Sometimes, I get jealous towards those other girls who looked really pretty. I just feel like they're really lucky for being who they are. Pretty, popular, loved. But then, I remind myself that at least there's someone who loves me. Crazy, right? Someone actually loves me for who I am. The wallflower-- Kim Hana.
I looked at my phone for the nth time, seeing that he still hasn't texted me. I told myself that it was fine, that he was probably too busy to check his phone for the past few days, or maybe he was grounded and his parents took his phone for the weekend. I understood him. I didn't push it. I wasn't an overly attached girlfriend. But I did get quite suspicious already. I mean, if he really loved me, he would have time to even just text me right?

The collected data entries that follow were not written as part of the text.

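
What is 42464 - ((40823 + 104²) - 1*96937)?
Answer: 87762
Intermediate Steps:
42464 - ((40823 + 104²) - 1*96937) = 42464 - ((40823 + 10816) - 96937) = 42464 - (51639 - 96937) = 42464 - 1*(-45298) = 42464 + 45298 = 87762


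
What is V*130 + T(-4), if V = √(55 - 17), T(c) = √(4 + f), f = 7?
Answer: √11 + 130*√38 ≈ 804.69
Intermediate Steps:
T(c) = √11 (T(c) = √(4 + 7) = √11)
V = √38 ≈ 6.1644
V*130 + T(-4) = √38*130 + √11 = 130*√38 + √11 = √11 + 130*√38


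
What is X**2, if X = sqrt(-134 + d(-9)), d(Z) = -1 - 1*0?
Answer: -135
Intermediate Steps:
d(Z) = -1 (d(Z) = -1 + 0 = -1)
X = 3*I*sqrt(15) (X = sqrt(-134 - 1) = sqrt(-135) = 3*I*sqrt(15) ≈ 11.619*I)
X**2 = (3*I*sqrt(15))**2 = -135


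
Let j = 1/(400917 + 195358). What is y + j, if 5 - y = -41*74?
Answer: 1812079726/596275 ≈ 3039.0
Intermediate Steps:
j = 1/596275 ≈ 1.6771e-6
y = 3039 (y = 5 - (-41)*74 = 5 - 1*(-3034) = 5 + 3034 = 3039)
y + j = 3039 + 1/596275 = 1812079726/596275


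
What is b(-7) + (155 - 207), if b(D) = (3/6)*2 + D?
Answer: -58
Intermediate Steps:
b(D) = 1 + D (b(D) = (3*(⅙))*2 + D = (½)*2 + D = 1 + D)
b(-7) + (155 - 207) = (1 - 7) + (155 - 207) = -6 - 52 = -58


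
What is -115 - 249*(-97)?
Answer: 24038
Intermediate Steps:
-115 - 249*(-97) = -115 + 24153 = 24038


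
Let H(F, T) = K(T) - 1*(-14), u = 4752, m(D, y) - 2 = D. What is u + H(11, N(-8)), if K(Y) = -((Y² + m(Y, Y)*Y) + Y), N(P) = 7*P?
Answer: -1338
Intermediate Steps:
m(D, y) = 2 + D
K(Y) = -Y - Y² - Y*(2 + Y) (K(Y) = -((Y² + (2 + Y)*Y) + Y) = -((Y² + Y*(2 + Y)) + Y) = -(Y + Y² + Y*(2 + Y)) = -Y - Y² - Y*(2 + Y))
H(F, T) = 14 - T*(3 + 2*T) (H(F, T) = -T*(3 + 2*T) - 1*(-14) = -T*(3 + 2*T) + 14 = 14 - T*(3 + 2*T))
u + H(11, N(-8)) = 4752 + (14 - 7*(-8)*(3 + 2*(7*(-8)))) = 4752 + (14 - 1*(-56)*(3 + 2*(-56))) = 4752 + (14 - 1*(-56)*(3 - 112)) = 4752 + (14 - 1*(-56)*(-109)) = 4752 + (14 - 6104) = 4752 - 6090 = -1338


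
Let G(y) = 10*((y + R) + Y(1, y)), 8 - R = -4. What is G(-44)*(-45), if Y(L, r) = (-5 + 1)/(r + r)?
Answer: 158175/11 ≈ 14380.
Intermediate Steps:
R = 12 (R = 8 - 1*(-4) = 8 + 4 = 12)
Y(L, r) = -2/r (Y(L, r) = -4*1/(2*r) = -2/r)
G(y) = 120 - 20/y + 10*y (G(y) = 10*((y + 12) - 2/y) = 10*((12 + y) - 2/y) = 10*(12 + y - 2/y) = 120 - 20/y + 10*y)
G(-44)*(-45) = (120 - 20/(-44) + 10*(-44))*(-45) = (120 - 20*(-1/44) - 440)*(-45) = (120 + 5/11 - 440)*(-45) = -3515/11*(-45) = 158175/11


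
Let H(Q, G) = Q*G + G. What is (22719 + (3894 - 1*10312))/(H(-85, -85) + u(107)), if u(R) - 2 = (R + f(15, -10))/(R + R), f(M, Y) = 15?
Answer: 1744207/764255 ≈ 2.2822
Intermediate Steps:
u(R) = 2 + (15 + R)/(2*R) (u(R) = 2 + (R + 15)/(R + R) = 2 + (15 + R)/((2*R)) = 2 + (15 + R)*(1/(2*R)) = 2 + (15 + R)/(2*R))
H(Q, G) = G + G*Q (H(Q, G) = G*Q + G = G + G*Q)
(22719 + (3894 - 1*10312))/(H(-85, -85) + u(107)) = (22719 + (3894 - 1*10312))/(-85*(1 - 85) + (5/2)*(3 + 107)/107) = (22719 + (3894 - 10312))/(-85*(-84) + (5/2)*(1/107)*110) = (22719 - 6418)/(7140 + 275/107) = 16301/(764255/107) = 16301*(107/764255) = 1744207/764255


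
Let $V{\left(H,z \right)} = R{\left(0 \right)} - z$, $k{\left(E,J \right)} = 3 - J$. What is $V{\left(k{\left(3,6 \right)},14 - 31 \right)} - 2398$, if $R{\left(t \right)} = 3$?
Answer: $-2378$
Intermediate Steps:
$V{\left(H,z \right)} = 3 - z$
$V{\left(k{\left(3,6 \right)},14 - 31 \right)} - 2398 = \left(3 - \left(14 - 31\right)\right) - 2398 = \left(3 - -17\right) - 2398 = \left(3 + 17\right) - 2398 = 20 - 2398 = -2378$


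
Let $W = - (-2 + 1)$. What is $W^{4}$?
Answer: $1$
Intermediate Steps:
$W = 1$ ($W = \left(-1\right) \left(-1\right) = 1$)
$W^{4} = 1^{4} = 1$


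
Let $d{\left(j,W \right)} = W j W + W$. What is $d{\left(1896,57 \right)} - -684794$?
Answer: $6844955$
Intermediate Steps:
$d{\left(j,W \right)} = W + j W^{2}$ ($d{\left(j,W \right)} = j W^{2} + W = W + j W^{2}$)
$d{\left(1896,57 \right)} - -684794 = 57 \left(1 + 57 \cdot 1896\right) - -684794 = 57 \left(1 + 108072\right) + 684794 = 57 \cdot 108073 + 684794 = 6160161 + 684794 = 6844955$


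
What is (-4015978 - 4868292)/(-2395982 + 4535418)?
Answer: -4442135/1069718 ≈ -4.1526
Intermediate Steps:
(-4015978 - 4868292)/(-2395982 + 4535418) = -8884270/2139436 = -8884270*1/2139436 = -4442135/1069718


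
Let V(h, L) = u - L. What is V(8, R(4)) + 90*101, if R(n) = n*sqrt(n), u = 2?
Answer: 9084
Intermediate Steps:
R(n) = n**(3/2)
V(h, L) = 2 - L
V(8, R(4)) + 90*101 = (2 - 4**(3/2)) + 90*101 = (2 - 1*8) + 9090 = (2 - 8) + 9090 = -6 + 9090 = 9084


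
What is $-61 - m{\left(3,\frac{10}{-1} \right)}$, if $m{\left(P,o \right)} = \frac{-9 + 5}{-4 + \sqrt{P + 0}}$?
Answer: $- \frac{809}{13} - \frac{4 \sqrt{3}}{13} \approx -62.764$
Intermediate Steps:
$m{\left(P,o \right)} = - \frac{4}{-4 + \sqrt{P}}$
$-61 - m{\left(3,\frac{10}{-1} \right)} = -61 - - \frac{4}{-4 + \sqrt{3}} = -61 + \frac{4}{-4 + \sqrt{3}}$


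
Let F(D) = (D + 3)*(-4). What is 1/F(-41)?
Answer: 1/152 ≈ 0.0065789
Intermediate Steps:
F(D) = -12 - 4*D (F(D) = (3 + D)*(-4) = -12 - 4*D)
1/F(-41) = 1/(-12 - 4*(-41)) = 1/(-12 + 164) = 1/152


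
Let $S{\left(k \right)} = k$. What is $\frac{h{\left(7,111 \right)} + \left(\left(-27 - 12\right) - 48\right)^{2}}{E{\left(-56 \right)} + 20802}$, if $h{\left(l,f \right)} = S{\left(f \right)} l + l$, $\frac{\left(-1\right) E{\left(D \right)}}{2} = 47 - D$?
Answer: $\frac{8353}{20596} \approx 0.40556$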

I stared blankly at the window. It was raining. I always liked the rain. It was raining the first time I saw Oh Sehun. It was a beautiful memory. He stood outside my house carrying flowers and this big poster with the words 'Kim Hana, will you be my girlfriend?' Unfortunately, it rained as he waited outside my house and I had to drag him in and dry him off. Nevertheless, it was wonderful. I said yes to him, and I never regretted. He was the best; the very and absolute best.
But I actually feel like he changed a lot. He's rarely sweet anymore. I think I'm the only one trying, sometimes. It hurts me a lot, but I'm holding on. He rarely takes me out anymore. It's like he's already embarrassed of being with me. Sometimes, I think he's just using me. But what could he even benefit from me? Does he even love me anymore?
I sighed. I think it's about time I visited him.